50 ml of methyl isobutyl ketone was injected into the continuous 20 mm diameter extraction column packed with a 1 m metal coil layer and 150 ml of 55 wt. NMMO containing 600 ppb NOMOR per hour.

30 ppb of NOMOR was detected in the extracted NMMO solution that was discharged from the bottom of the extractor. From a NMMO solution, 10% by volume was distilled off on a small column at a pressure of 13 kPa to remove all methyl isobutyl ketone.

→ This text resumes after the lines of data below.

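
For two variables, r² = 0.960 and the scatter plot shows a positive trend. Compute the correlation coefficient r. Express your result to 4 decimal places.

|r| = √0.960 = 0.9798
The association is positive, so r = 0.9798.

0.9798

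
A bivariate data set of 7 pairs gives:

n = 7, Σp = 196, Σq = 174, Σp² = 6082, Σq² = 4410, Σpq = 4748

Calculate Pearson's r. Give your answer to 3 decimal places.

-0.552

r = (nΣpq − ΣpΣq) / √[(nΣp² − (Σp)²)(nΣq² − (Σq)²)]
Numerator: 7×4748 − 196×174 = -868
Denominator: √[(42574 − 38416)(30870 − 30276)] = √[4158 × 594] = 1571.5763
r = -868 / 1571.5763 ≈ -0.552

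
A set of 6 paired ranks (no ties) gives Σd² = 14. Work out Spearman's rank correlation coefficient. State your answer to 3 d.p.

ρ = 1 − 6Σd² / [n(n²−1)] = 1 − 6×14 / (6×35)
  = 1 − 84/210 = 1 − 0.4000 ≈ 0.600

0.600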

The methylisobutyl ketone used for the extraction was regenerated on a column with an efficiency of 8 theoretical plates at 20 kPa. The distillation residue remained at 2% per ketone used. NMMO losses in the distillation residue p re d s t u v u 0.1% per. Treated oxide - - ··

Industrial applicability

The invention can be used for the preparation of N-methylmorpholine oxide which is used for the preparation of cellulose fibers.

Claims (4)

Patent claims 1. A process for the preparation of aqueous solutions of N-methylmorpholine oxide with low Obah nitrosomorfolinu oxidation of N-methylmorpholine aqueous hydrogen peroxide solution at 55 to 75 ° C with a molar ratio 2®2 ^ ^ ^or ^ ^{n =} θ * 5 0.9 at a reaction time of 5 to 8 hours, characterized in that, after distilling off unreacted N-methylmorpholine by rectification under reduced pressure, a solution of 50 to 70% by weight is obtained. The N-methylmorpholine oxide is extracted with a solvent selected from the group of aromatic hydrocarbons, ketones C4 to C8, or organic acid esters having a total carbon number of 4 to 8 at a temperature of 10 to 60 ° C. 2. A process according to claim 1, wherein the N-methylmorpholine oxide solution is extracted in batches in two to four stages, 5 to 30% by weight being used in each stage. of solvent calculated on the volume of the oxide solution. 3. Process according to claim 1, characterized in that toluene, methyl isobutyl ketone or butyl acetate are preferably used as the solvent. 4. Process according to Claims 1 and 3, characterized in that the extraction is carried out continuously and countercurrently.